TEMPO.CO, Jakarta - Kementerian Kelautan dan Perikanan (KKP) membentuk satuan tugas (satgas) kesehatan ikan dan lingkungan. Hal ini dilakukan menanggapi maraknya kasus kematian ikan muncul khususnya di perairan umum.
"Penurunan kualitas dan daya dukung lingkungan ditengarai menjadi penyebab utama kematian ikan ini," ujar Sekretaris Direktorat Jenderal Perikanan Budidaya KKP Tri Hariyanto di gedung Mina Bahari III Jakarta, Selasa, 27 Februari 2018.
Baca: Hari Peduli Sampah Nasional, Bali Gelar Aksi Bersih-bersih
Tri mengatakan satgas ini berasal dari berbagai elemen dan instansi terkait. Dia menyebutkan akan ada dua satgas yang terbentuk yakni Satgas Satgas Pengelolaan Usaha KJA di waduk Cirata dan Satgas Penanganan Kematian Massal Ikan. "Kedua satgas diharapkan dapat memberikan informasi dini, menentukan langkah antisipatif, dan rekomendasi bagi upaya penanggulan secara komprehensif," katanya.
Tri menyebutkan beberapa kasus kematian ikan massal terjadi di perairan umum seperti di danau Manunjau dan waduk Cirata. Satgas Pengelolaan Usaha KJA di waduk Cirata akan bertugas mengawasi, mengantisipasi, serta memberikan rekomendasi berkaitan dengan pengelolaan usaha KJA di waduk Cirata. "Sedangkan Satgas Penanganan Kematian Massal Ikan bertugas dalam melakukan langkah antisipatif dan pengendalian terhadap kematian massal ikan," ucapnya.
Menurut Tri, kematian ikan massal disebabkan kondisi cuaca ekstrim dengan intensitas hujan tinggi yang memunculkan kembali beberapa patogen penyakit.
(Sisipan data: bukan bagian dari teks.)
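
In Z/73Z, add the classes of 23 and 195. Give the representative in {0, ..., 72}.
72

Reduce the summands first: 195 ≡ 49 (mod 73), so 23 + 195 ≡ 23 + 49 (mod 73). 23 + 49 = 72; 72 = 0·73 + 72, so (23 + 195) mod 73 = 72.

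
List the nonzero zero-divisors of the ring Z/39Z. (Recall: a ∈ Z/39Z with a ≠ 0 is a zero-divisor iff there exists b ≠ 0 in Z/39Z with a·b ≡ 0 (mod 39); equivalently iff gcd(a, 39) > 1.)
nonzero zero-divisors of Z/39Z = {3, 6, 9, 12, 13, 15, 18, 21, 24, 26, 27, 30, 33, 36}

An element a ∈ Z/39Z (with a ≠ 0) is a zero-divisor iff gcd(a, 39) > 1 (because a is a unit precisely when gcd(a, n) = 1, and in Z/nZ every nonzero, non-unit element is a zero-divisor). Scan a = 1, ..., 38 and keep those with gcd(a, 39) > 1:
  gcd(3, 39) = 3, gcd(6, 39) = 3, gcd(9, 39) = 3, gcd(12, 39) = 3, gcd(13, 39) = 13, gcd(15, 39) = 3, gcd(18, 39) = 3, gcd(21, 39) = 3, gcd(24, 39) = 3, gcd(26, 39) = 13, gcd(27, 39) = 3, gcd(30, 39) = 3, gcd(33, 39) = 3, gcd(36, 39) = 3.
All other a ∈ {1, ..., 38} have gcd(a, 39) = 1 and are units. So the nonzero zero-divisors are exactly the 14 values of a appearing in this scan.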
Dia mencontohkan salah satunya adalah penyakit Motil Aeromonas Septicemia. "Ini yang harus kita waspadai, dengan sedini mungkin melakukan upaya mitigasi," katanya.
Untuk menghadapi ancaman penyakit ini, kata Tri, diperlukan upaya kerja sama lintas sektoral bahkan lintas negara. Hal ini, kata dia, untuk mengantisipasi penyebaran penyakit ikan lintas batas seperti ini. "Risk analysis import harus diperketat lagi termasuk pengawasan pada pintu-pintu masuk pelabuhan muat ekspor," ucapnya.
Menurut Tri, menghadapi ancaman ini perlu dilakukan mitigasi serta peringatan dini. Selain itu, peta sebaran penyakit dan kecenderungan penyebaran beserta pemicunya juga harus diketahui. "Langkah antisipatif harus diketahui secara real time dan sampai ke pembudidaya secara cepat," ujarnya.
Dari data KKP, selama kurun waktu empat tahun terakhir, terjadi kematian massal ikan di perairan umum. Tahun 2016 setidaknya sebanyak 4.725 ton ikan mati atau sekitar 0,95 persen dari total produksi budidaya KJA air tawar secara nasional.
Kerugian ekonomi akibat hal ini diperkirakan mencapai Rp 47,25 milyar dengan asumsi harga ikan Rp 10 ribu per kg. Kejadian kematian massal ikan ini juga berpotensi menurunkan produksi perikanan budidaya yang berasal dari KJA perairan umum hingga 23,5 persen.